Ever since the very beginning, Young Fathers have taken a dark delight in confounding listeners.
Early singles like ‘The Guide’ bumped to a hip-hop pulse and a punkish energy yet this was little more than a bait and snatch for the tight, danceable experimental pop that flooded the phenomenal DEAD and saw them shed the hugely misleading “Scottish hip-hop” tag.
After DEAD led to a surprise Mercury award and bigger stages and prizes seemed assured they followed it up with the dense, muggy, complex Black Men Are White Men Too, now ‘Lord’ offers the first taste of the trio’s third record and what have they given us?
Is it a call for redemption? Or a message from another plane? Whatever it is, it’s proof that Young Fathers are still a band like no other, because in the best way possible, it sounds like several different songs at once.

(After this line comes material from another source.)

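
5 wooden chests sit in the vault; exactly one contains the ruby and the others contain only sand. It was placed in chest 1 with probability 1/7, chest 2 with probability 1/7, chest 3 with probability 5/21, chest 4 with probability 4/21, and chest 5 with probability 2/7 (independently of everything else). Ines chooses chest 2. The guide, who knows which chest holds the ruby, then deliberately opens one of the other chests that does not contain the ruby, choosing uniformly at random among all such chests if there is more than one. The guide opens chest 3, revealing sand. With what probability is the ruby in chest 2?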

One song is a gentle, baby’s own piano, one part a gospel choir of harshly treated vocals, one part bleak electronics evoking a droning cello or a glass wall vibrating
As a voice murmurs “her love is blind, her love is kind, her love is mine”, this is the most contented they’ve ever sounded but it’s only seconds until the moment of contemplation is disrupted by synthetic bass purps and burbles and electronics that shriek like a tortured soul.
It’s Dante’s Divine Comedy in a song and the sign of an act that still has no shortage of ways to confound, an intriguing scene setter for where the trio might go next.